Terry spoke next, saying that at the time King was assassinated, he was “isolated and profoundly unpopular”—on the right, for his opposition to the Vietnam War, and on the left, for his nonviolent approach to resistance. Still, he went on to form the Poor People’s Campaign in 1967 and rail against a country in which “people are poor by the millions” and “perishing on a lonely island of poverty in the midst of a vast ocean of material prosperity.”
Terry outlined some of King’s solutions to poverty, such as a guaranteed minimum income that would bring dignity to all Americans, reminding the audience that in today’s America, 19 million people live in deep poverty while the top one percent own 40 percent of the nation’s wealth—more than the bottom 90 percent combined.
“What King wanted in the end was non-violent direct action that would take on the country’s inequities,” concluded Terry, “an egalitarian movement that he believed must include the disenfranchised. He had faith in the political and moral agency of the oppressed.”
Following the presentations, St. Fleur urged audience members to “get to work,” starting by asking questions of the professors.
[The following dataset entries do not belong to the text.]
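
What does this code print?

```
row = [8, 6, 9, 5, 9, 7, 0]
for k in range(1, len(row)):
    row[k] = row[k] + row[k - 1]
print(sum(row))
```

k=1: row[1] = 6+8 = 14 → [8, 14, 9, 5, 9, 7, 0]
k=2: row[2] = 9+14 = 23 → [8, 14, 23, 5, 9, 7, 0]
k=3: row[3] = 5+23 = 28 → [8, 14, 23, 28, 9, 7, 0]
k=4: row[4] = 9+28 = 37 → [8, 14, 23, 28, 37, 7, 0]
k=5: row[5] = 7+37 = 44 → [8, 14, 23, 28, 37, 44, 0]
k=6: row[6] = 0+44 = 44 → [8, 14, 23, 28, 37, 44, 44]
sum = 198

198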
Longtime Boston activist Kathie Mainzer asked about King’s approach to civil disobedience and any lessons that might be applied to today’s activism. Terry responded that King was constantly thinking about what would grab attention, even at a granular level. He said that some effective strategies, which King employed, include acts of scale, such as the 1963 March on Washington and the massive 2017 Women’s March. He also said that feats of endurance grab the public’s attention, such as boycotts in the 1960s and more recently Occupy Wall Street, the 2011 movement that lasted almost two months, as well as the 2014 uprising in Ferguson, Missouri, after the shooting of Michael Brown, which involved protests every day over the course of an entire year.
One of the most eloquent remarks about the troubling times Americans are coping with today came from Suffolk County Sheriff Steven Tompkins. “First, I want to remind us that it is always darkest before the dawn,” he said, “and that we are our brother’s keeper.” He blamed the lack of civic engagement in the country in recent years on “the day that public education eliminated civics from its curriculum,” adding that one of the positive things about the current political turmoil is that now people are awakened and civically engaged again. That is crucial to our future, he added, because “it requires us to bring the dawn.”